2. Business Rates Relief (England only – full details here)
The Government made several announcements on Business Rates which may have a positive impact on theatres and venues:
Businesses in the retail, hospitality, and leisure sectors will be eligible for a 50% relief, capped at £110,000 per business. We believe that only those operators who were eligible for business rates relief during 2020 will be eligible for this scheme, however we are seeking further clarity from the Government on this.
The planned business rates multiplier in 2022-23 has been frozen.
The government will introduce a 100% improvement relief, providing 12 months relief from higher bills for occupiers where eligible improvements to an existing property increase the rateable value. This could include installing CCTV or bike sheds, or increasing capacity.

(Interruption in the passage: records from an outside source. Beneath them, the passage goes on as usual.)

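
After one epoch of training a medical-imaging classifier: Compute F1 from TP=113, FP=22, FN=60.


Precision = 113/135 = 0.837
Recall = 113/173 = 0.6532
F1 = 2·P·R/(P+R) = 2·TP/(2·TP+FP+FN) = 226/(226+22+60) = 226/308 = 0.7338

0.7338


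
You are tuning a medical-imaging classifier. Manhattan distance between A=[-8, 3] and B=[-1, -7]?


d = |-8+ 1| + |3+ 7|
  = 7 + 10
  = 17

17


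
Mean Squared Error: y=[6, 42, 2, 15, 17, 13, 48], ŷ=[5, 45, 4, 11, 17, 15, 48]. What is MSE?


Squared errors: (6-5)²=1, (42-45)²=9, (2-4)²=4, (15-11)²=16, (17-17)²=0, (13-15)²=4, (48-48)²=0
Sum = 34
MSE = 34/7 = 34/7

34/7


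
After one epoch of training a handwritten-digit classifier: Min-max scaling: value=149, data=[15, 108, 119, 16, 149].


min=15, max=149
(149-15)/(149-15) = 134/134 = 1.0

1.0


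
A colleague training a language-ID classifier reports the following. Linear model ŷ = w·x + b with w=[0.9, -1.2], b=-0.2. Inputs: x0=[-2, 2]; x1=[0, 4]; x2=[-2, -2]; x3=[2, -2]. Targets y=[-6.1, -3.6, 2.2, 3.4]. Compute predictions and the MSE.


ŷ0 = (0.9)·(-2) + (-1.2)·(2) - 0.2 = -4.4
ŷ1 = (0.9)·(0) + (-1.2)·(4) - 0.2 = -5.0
ŷ2 = (0.9)·(-2) + (-1.2)·(-2) - 0.2 = 0.4
ŷ3 = (0.9)·(2) + (-1.2)·(-2) - 0.2 = 4.0
errors² = [2.89, 1.96, 3.24, 0.36]
MSE = 8.4500/4 = 2.1125

2.1125


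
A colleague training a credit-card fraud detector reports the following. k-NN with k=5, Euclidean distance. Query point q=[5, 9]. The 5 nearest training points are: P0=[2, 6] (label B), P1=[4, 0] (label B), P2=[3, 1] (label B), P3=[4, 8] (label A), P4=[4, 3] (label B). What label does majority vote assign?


d(q,P0) = 4.2426  (label B)
d(q,P1) = 9.0554  (label B)
d(q,P2) = 8.2462  (label B)
d(q,P3) = 1.4142  (label A)
d(q,P4) = 6.0828  (label B)
Votes: A=1, B=4
Majority → B

B


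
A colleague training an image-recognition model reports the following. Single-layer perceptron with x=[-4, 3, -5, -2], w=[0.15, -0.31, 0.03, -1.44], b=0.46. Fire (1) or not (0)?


z = (-4)·(0.15) + (3)·(-0.31) + (-5)·(0.03) + (-2)·(-1.44) + 0.46
  = 1.66
step(z) = 1 (z≥0)

1


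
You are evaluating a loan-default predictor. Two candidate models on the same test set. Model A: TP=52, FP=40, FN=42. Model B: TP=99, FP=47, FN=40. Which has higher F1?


Model A: P=52/92=0.5652, R=52/94=0.5532, F1=2PR/(P+R)=2TP/(2TP+FP+FN)=104/186=0.5591
Model B: P=99/146=0.6781, R=99/139=0.7122, F1=2PR/(P+R)=2TP/(2TP+FP+FN)=198/285=0.6947
0.5591 < 0.6947 → Model B

Model B


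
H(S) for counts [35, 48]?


Probabilities: [35/83, 48/83] ≈ [0.4217, 0.5783]
H = -((35/83)·log₂(35/83) + (48/83)·log₂(48/83))
  = 0.9822 bits

0.9822 bits


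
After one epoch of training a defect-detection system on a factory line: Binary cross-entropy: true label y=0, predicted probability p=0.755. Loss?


BCE = -[y·ln(p) + (1-y)·ln(1-p)]
= -0 - 1·ln(1-0.755)
= -ln(0.245) = 1.4065

1.4065


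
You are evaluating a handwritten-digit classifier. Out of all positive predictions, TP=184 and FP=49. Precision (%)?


Precision = TP/(TP+FP)
= 184/(184+49)
= 184/233 = 78.97%

78.97%


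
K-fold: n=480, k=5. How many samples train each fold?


Fold size = 480/5 = 96
Training per fold = 480 - 96 = 384

384


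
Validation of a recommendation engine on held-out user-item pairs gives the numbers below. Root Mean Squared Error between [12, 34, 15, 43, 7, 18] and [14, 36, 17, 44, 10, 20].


MSE = 26/6 = 4.3333
RMSE = √(26/6) = 2.0817

2.0817


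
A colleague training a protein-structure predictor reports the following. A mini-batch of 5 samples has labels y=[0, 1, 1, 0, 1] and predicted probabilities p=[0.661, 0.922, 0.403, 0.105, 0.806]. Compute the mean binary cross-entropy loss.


L[0] = -ln(1-0.661) = -ln(0.339) = 1.0818
L[1] = -ln(0.922) = 0.0812
L[2] = -ln(0.403) = 0.9088
L[3] = -ln(1-0.105) = -ln(0.895) = 0.1109
L[4] = -ln(0.806) = 0.2157
mean = (1.0818 + 0.0812 + 0.9088 + 0.1109 + 0.2157)/5 = 0.4797

0.4797


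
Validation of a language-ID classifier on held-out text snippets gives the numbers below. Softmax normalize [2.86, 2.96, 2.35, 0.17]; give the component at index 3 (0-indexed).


Exponentials: e^2.86=17.4615, e^2.96=19.298, e^2.35=10.4856, e^0.17=1.1853
Sum = 48.4304
Softmax = [0.3605, 0.3985, 0.2165, 0.0245]
p[3] = 1.1853/48.4304 = 0.0245

0.0245


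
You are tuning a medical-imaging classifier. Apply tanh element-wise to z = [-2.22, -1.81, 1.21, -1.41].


tanh(-2.22) = -0.9767
tanh(-1.81) = -0.9478
tanh(1.21) = 0.8367
tanh(-1.41) = -0.8875
result = [-0.9767, -0.9478, 0.8367, -0.8875]

[-0.9767, -0.9478, 0.8367, -0.8875]


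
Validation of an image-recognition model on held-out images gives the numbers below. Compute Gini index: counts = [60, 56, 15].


Probabilities: [60/131, 56/131, 15/131] ≈ [0.458, 0.4275, 0.1145]
Σpᵢ² = (3600 + 3136 + 225)/131² = 6961/17161
Gini = 1 - Σpᵢ² = 1 - 6961/17161 = 0.5944

0.5944


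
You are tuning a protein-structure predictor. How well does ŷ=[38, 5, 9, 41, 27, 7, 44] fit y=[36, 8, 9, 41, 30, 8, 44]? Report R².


ȳ = 25.1429
SS_res = Σ(y-ŷ)² = 23
SS_tot = Σ(y-ȳ)² = 1596.86
R² = 1 - SS_res/SS_tot = 1 - 0.0144 = 0.9856

0.9856


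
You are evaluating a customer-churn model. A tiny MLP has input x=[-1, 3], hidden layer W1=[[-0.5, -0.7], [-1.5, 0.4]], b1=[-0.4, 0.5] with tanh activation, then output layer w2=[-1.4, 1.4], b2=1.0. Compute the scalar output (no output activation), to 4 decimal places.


z1[0] = (-0.5)·(-1) + (-0.7)·(3) - 0.4 = -2.0
z1[1] = (-1.5)·(-1) + (0.4)·(3) + 0.5 = 3.2
h = tanh(z1) = [-0.964, 0.9967]
output = (-1.4)·(-0.964) + (1.4)·(0.9967) + 1.0 = 3.745

3.745


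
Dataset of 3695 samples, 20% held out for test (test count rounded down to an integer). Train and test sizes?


Test = ⌊3695·20/100⌋ = 739
Train = 3695 - 739 = 2956

Train: 2956, Test: 739


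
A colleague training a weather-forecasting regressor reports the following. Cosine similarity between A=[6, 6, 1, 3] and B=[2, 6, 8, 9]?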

3. Big investment in skills
As trailed in the media pre-Budget, the Chancellor announced a raft of measures to help upskill new and existing workers. Some of the key announcements which we believe will benefit our sector and help with our ongoing skills problems include:
An additional £1.6bn by 2024-25 for 16-19 year olds’ education in England. This provides additional hours in the classroom for up to 100,000 T Levels students by 2024-25.
Increased funding for apprenticeships – including extending the £3,000 apprentice hiring incentive for employers until 31 January 2022 – and supporting flexible apprenticeships (with more details to be announced by April 2022).
Investment in adult learning and upskilling through Skills Bootcamps and related programmes.
We will continue to work with colleagues and other bodies in the creative industries and cultural sector to ensure that creative education and skills benefit from this enhanced support.
Increased funding for DCMS and Local Authorities
There was much speculation ahead of the CSR that funding for some departments would have to be cut in the coming years. It was therefore very welcome to hear the Chancellor confirm that no department would have a cut to its budget for the next three years, and that key departments for our work – DCMS, Education, and Local Authorities – will all see their spending power rise in real terms over the Spending Review period.
We wait to see what impact this will have on funding for arms lengths bodies like the Arts Council England and how much money Local Authorities will have left to distribute after they fulfil their commitments to core areas of spending like social care.
2. Increased funding to Northern Ireland, Scotland, and Wales
The 2021 Comprehensive Spending Review provides an additional £8.7 billion per year on average to the devolved administrations over the CSR period through the Barnett formula, on top of their annual £66 billion baseline.
The Chancellor announced the first round of successful bids for the Levelling Up Fund which include several cultural projects. £1.7 billion has been allocated in the first bidding round of the Levelling Up Fund, of which 10.1% has been allocated in Scotland, 7.2% in Wales and 2.9% in Northern Ireland.